What’s a Rat Rod? A Do-It-Yourselfer with Personality
TARPON SPRINGS, FL—Hundreds of brightly shined muscle cars lined the streets and parking lots around Suncoast Speed & Custom cars on Rte. 19A in the heart of this southwest Florida city on the last Sunday in January.
It was a car show with no entry fee and no awards. This one had a higher calling.
Roughly 400 car owners had gathered to make donations to the Officer Charles Kondek Memorial Fund. Officer Kondek, 45, was murdered early on the Sunday morning before Christmas while responding to a call. He was a 17-year veteran of the Tarpon Springs Police Department, which he had joined after five years as a New York City police officer.
Word had gone out throughout the surrounding area: “Even if you don’t usually bring your car to shows, make it to this one. And bring your wallet.’’ The show itself raised more than $25,000 with more to come from the police benevolent fund.
We stumbled upon the show while visiting friends in the Tampa area for a few days before heading farther south, even though there’s no truth to the rumor we were trying to put as much distance between us and the snow machine that’s been burying Boston.
My old friend Ken—and the old refers to the number of years we’ve been friends AND our ages—asked, “See anything you’d like to write about?’’
Every car has it’s own story, but I was looking for something I hadn’t seen before so I pointed and said, “That one. The rat rod. It looks like it belongs in a music video or on an old ZZ Top CD cover.’’
Neither of us knew exactly what this rat rod was, so we started chatting up its owner, Ron Henning of Tarpon Springs. Henning and his son-in-law, Scott Siben, built the rod in a little less than a year.
Siben found the body—actually a cab and bed from a 1948 Ford F3 pickup—on Craigslist in Lakeland, Florida, around Thanksgiving 2013. The guys then welded a frame of 2- x 3-inch rails of 1/8-inch walled steel.
A Pontiac 400 cubic-inch engine, originally out of a 1968 GTO, went into the frame, along with a Turbo 400 automatic transmission.

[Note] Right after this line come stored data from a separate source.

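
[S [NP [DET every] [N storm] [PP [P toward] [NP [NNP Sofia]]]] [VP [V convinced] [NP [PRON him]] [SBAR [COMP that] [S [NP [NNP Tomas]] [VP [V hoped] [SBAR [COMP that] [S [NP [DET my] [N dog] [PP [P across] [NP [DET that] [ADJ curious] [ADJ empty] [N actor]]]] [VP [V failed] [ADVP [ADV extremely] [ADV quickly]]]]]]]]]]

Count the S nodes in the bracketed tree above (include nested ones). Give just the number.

3

The S constituents are: [S every storm toward Sofia convinced him that Tomas hoped that my dog across that curious empty actor failed extremely quickly]; [S Tomas hoped that my dog across that curious empty actor failed extremely quickly]; [S my dog across that curious empty actor failed extremely quickly]. Total: 3.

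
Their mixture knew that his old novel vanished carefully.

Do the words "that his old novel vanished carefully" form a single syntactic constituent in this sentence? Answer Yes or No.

"that his old novel vanished carefully" is exactly the subordinate clause [SBAR that his old novel vanished carefully], a complete constituent.

Yes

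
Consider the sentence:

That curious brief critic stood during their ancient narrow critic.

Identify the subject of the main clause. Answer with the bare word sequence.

The subject of the main clause is the NP immediately before the verb "stood": "that curious brief critic".

that curious brief critic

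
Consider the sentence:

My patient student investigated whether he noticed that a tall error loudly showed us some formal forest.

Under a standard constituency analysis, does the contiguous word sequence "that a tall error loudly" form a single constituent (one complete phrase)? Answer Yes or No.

No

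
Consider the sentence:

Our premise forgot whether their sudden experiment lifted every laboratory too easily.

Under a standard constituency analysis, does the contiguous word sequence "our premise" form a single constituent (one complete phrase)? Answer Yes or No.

The sequence corresponds to a single NP node — the noun phrase "our premise".

Yes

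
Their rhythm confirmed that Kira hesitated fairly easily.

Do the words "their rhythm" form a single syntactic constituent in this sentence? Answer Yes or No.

Yes

"their rhythm" is exactly the noun phrase [NP their rhythm], a complete constituent.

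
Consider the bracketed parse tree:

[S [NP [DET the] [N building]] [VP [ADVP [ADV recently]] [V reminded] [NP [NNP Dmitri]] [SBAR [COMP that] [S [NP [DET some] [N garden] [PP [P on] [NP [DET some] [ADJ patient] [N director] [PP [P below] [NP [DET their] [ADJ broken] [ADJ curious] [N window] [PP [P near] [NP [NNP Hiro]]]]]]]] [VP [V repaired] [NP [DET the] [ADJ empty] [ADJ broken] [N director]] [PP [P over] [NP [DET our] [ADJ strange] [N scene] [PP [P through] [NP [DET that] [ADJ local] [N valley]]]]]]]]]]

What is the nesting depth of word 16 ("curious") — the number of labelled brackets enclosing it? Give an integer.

Counting open brackets not yet closed at "curious": [S [VP [SBAR [S [NP [PP [NP [PP [NP [ADJ = 10.

10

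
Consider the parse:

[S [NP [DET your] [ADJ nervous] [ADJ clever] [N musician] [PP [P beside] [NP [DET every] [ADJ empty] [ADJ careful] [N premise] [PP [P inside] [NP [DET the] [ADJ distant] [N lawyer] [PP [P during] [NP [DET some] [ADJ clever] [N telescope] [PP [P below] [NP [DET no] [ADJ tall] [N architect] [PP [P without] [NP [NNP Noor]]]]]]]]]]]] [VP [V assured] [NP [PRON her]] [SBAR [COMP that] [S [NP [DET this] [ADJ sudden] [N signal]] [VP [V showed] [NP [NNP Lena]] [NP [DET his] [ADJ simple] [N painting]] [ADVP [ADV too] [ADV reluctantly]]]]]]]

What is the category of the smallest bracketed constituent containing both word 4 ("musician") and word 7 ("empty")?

NP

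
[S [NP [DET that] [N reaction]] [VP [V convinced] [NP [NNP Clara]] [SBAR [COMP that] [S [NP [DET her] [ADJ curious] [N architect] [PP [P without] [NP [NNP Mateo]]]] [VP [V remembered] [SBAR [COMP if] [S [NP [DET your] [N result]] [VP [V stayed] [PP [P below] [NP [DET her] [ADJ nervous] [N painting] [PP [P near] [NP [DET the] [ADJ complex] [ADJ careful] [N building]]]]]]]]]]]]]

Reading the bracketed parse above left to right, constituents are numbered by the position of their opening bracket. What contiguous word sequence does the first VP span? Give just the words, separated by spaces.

The VP opening brackets appear, in order, over: "convinced Clara that her curious architect without Mateo remembered if your result stayed below her nervous painting near the complex careful building"; "remembered if your result stayed below her nervous painting near the complex careful building"; "stayed below her nervous painting near the complex careful building". The first one spans "convinced Clara that her curious architect without Mateo remembered if your result stayed below her nervous painting near the complex careful building".

convinced Clara that her curious architect without Mateo remembered if your result stayed below her nervous painting near the complex careful building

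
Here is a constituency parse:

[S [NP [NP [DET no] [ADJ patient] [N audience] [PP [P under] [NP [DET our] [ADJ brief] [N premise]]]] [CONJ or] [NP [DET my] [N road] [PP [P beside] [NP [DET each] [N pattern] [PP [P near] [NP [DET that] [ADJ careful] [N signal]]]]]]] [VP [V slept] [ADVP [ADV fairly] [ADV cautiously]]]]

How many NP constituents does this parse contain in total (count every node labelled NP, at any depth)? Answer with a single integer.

Scanning left to right, an opening `[NP` appears at word positions 1, 1, 5, 9, 12, 15 — 6 in total.

6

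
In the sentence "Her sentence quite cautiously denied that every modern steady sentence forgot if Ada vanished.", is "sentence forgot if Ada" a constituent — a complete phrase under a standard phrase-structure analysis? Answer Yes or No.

The sequence begins inside the noun phrase "every modern steady sentence" and ends inside the verb phrase "forgot if Ada vanished"; it crosses a phrase boundary, so no single node in the tree spans exactly those words.

No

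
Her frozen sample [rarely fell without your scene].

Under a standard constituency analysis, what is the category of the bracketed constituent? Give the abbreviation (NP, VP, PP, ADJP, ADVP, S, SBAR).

The bracketed span "rarely fell without your scene" is headed by "fell", making it a verb phrase (VP).

VP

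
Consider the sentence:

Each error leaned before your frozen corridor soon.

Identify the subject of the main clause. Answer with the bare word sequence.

each error

"each error" is the NP that combines with the VP headed by "leaned" to form the main clause — the subject.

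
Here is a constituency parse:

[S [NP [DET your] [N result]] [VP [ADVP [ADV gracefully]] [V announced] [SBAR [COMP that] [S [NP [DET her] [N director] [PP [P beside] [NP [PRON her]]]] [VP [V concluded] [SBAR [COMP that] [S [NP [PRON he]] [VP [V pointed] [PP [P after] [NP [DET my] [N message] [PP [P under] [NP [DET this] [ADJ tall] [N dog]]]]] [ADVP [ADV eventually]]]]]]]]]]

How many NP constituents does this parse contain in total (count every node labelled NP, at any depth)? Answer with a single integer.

6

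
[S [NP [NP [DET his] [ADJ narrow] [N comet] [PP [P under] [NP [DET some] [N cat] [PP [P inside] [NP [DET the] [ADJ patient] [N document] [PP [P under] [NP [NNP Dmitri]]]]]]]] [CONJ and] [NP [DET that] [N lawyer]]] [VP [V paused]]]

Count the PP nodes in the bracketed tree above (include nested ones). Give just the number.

3

Listing each PP by its span: [PP under some cat inside the patient document under Dmitri]; [PP inside the patient document under Dmitri]; [PP under Dmitri] — that makes 3.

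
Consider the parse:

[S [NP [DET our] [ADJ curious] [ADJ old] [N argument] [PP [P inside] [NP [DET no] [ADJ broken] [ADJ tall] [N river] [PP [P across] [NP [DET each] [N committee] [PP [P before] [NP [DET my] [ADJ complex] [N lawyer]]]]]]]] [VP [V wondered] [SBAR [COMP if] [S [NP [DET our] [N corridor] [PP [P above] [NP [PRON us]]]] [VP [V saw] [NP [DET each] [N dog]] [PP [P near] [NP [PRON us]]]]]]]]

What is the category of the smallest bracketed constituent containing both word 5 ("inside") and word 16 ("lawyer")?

Word 5 lies under S → NP → PP → P; word 16 lies under S → NP → PP → NP → PP → NP → PP → NP → N. The lowest shared node is the PP.

PP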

Henning built his own headers for the engine, fabricating homemade mufflers as well using low-budget SOS pads and boat fiberglass wrap for sound-deadening.
Up front is a drop-axle front end with disc brakes. In back, they used a rear end and independent suspension out of a 1968 Cougar. “The sellers offered to throw in the rear end when we bought the cab, so we grabbed it,’’ says Siben.
However, because the guys also added a hydraulic lowering kit, the bed was sitting on the ground at the auto show, the whole thing looking as if it had just been dumped off a flatbed truck. Adding to that appearance was the lack of a radiator or front grille.
Walking around the truck, it was obvious that a wooden-bed floor had been constructed with hinges. Below one portion was the hydraulic system and a pair of air horns. “They’ll rattle your brain,’’ says Henning. Behind the rear portion of the bed was the radiator and an electric fan.
“We finished it up this November,’’ says Henning. “It was just in time to take it to the Daytona Turkey Run.’’ That’s arguably the biggest car show/swap meet in the land, held annually at the Daytona Motor Speedway the Friday through Sunday after Thanksgiving, drawing nearly 7,000 cars and 130,000 spectators.
“We drove it over, and it ran fine the whole way,’’ says Henning.
Siben says the project cost about $700 in cash, plus their endless hours of labor. Someone offered us $25,000 for it at Daytona,’’ he says, “but we’re holding out for $35,000. Actually, we don’t have any desire to sell it.’’
The cash Siben was eyeing this day was a big 50/50 raffle at the show. “If we win it, it’s going right into the Kondek Family Fund,’’ he says.
That seems to be the local attitude. Nick Ramdas of the Suncoast Speed and Custom shop has started a gofund.com project to build a 1955 Chevy Bel Air with plans to auction it at Barrett Jackson’s charity event, again with proceeds to benefit the family.
That restoration will be more high tech than the rat rod’s.
As an example. “Tell them how you got the driver’s door to match the rest of the rust,’’ suggests Tami Siben, who owns and runs a local day care center with her husband. “It was in primer when you bought it.’’
“It took us 10 minutes with a mix of peroxide and salt,’’says Siben of the door’s now rusty surface—a patina it took the rest of the cab decades to acquire.
“Air conditioning’’ comes from the original flip-up vent in front of the windshield and from the big sunroof the boys cut in the roof and cover with a custom vinyl cover.
The cab’s roof, of course, was chopped with new,narrow, homemade windows of Lexan. “We chop all our cars,’’ says Siben.
That leads to talk of their 1946 Ford, a 1966 chopped and customized VW bus, and a 1971 VW bug that is for sale.
Siben, who transports children at the day care center, says the kids love seeing the custom cars. He hopes some of them catch his love of old cars.
Well, this rat rod just goes to prove that there is, indeed, a story behind every car and its owner(s).